Now next instruction is jne. what it does? jne stands for Jump if not equal. You may remember that je instruction jumps to given address if zf flag is set(zf flag's value 1). jne is opposite of je. So jne will jump to given location if zf flag is not set.

Let's assume our input number is zero. Now eax holds zero. So test eax,eax will set zf flag. So jne check in zf flag and it it's value is 1. So it don't jump to given address and continues the normal flow. What happen next is execute following instructions. At the moment you can read and understand what they do.

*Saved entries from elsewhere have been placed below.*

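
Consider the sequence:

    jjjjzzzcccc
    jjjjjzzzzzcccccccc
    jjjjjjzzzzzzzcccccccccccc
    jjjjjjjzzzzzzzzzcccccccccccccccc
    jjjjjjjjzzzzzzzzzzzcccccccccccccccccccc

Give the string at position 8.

Reading off run lengths: j runs 4, 5, 6, 7, 8; z runs 3, 5, 7, 9, 11; c runs 4, 8, 12, 16, 20 — each is linear in n (n = 1, 2, …).
At n = 8 the blocks have lengths 11, 17, 32.

jjjjjjjjjjjzzzzzzzzzzzzzzzzzcccccccccccccccccccccccccccccccc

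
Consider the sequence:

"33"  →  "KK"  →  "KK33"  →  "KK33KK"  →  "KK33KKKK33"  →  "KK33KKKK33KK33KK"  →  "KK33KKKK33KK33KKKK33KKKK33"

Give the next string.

KK33KKKK33KK33KKKK33KKKK33KK33KKKK33KK33KK

From term 3 onward, concatenate the last term with the second-to-last: KK·33 = KK33, KK33·KK = KK33KK, …
The next term joins KK33KKKK33KK33KKKK33KKKK33 and KK33KKKK33KK33KK.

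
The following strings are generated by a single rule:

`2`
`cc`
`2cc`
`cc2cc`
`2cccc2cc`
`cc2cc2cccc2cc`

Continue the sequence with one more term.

2cccc2cccc2cc2cccc2cc

From term 3 onward, concatenate the second-to-last term with the last: 2·cc = 2cc, cc·2cc = cc2cc, …
The next term joins 2cccc2cc and cc2cc2cccc2cc.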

0x0804845c <main+56>: mov DWORD PTR [esp],0x8048556
0x08048463 <main+63>: call 0x8048350 <puts@plt>
0x08048468 <main+68>: jmp 0x8048476 <main+82>

Let's examine what in 0x8048556.

(gdb) x/s 0x8048556
0x8048556: "Input number is zero"

Yes. It print out the string we hopped and jumps to 0x8048476. What's in 0x8048476?.

0x08048476 <main+82>: mov eax,0x0
0x0804847b <main+87>: leave
0x0804847c <main+88>: ret


Hear program exists normally.

Now what if our input is not zero?. Value of eax is not zero. So test eax,eax don't set zf flag. So jne instruction jumps to given memory address. So following set of instructions will be executed.

0x0804846a <main+70>: mov DWORD PTR [esp],0x804856b
0x08048471 <main+77>: call 0x8048350 <puts@plt>
0x08048476 <main+82>: mov eax,0x0
0x0804847b <main+87>: leave
0x0804847c <main+88>: ret

That path also print a string. Let's examine it too.

(gdb) x/s 0x804856b
0x804856b: "Input number is non-zero"

Yes. everything happens as expected. After printing it program exists normally.

Ok guys. Now I think you understand many things in this document. I'll write more interesting stuff in these topics. Thanks for reading.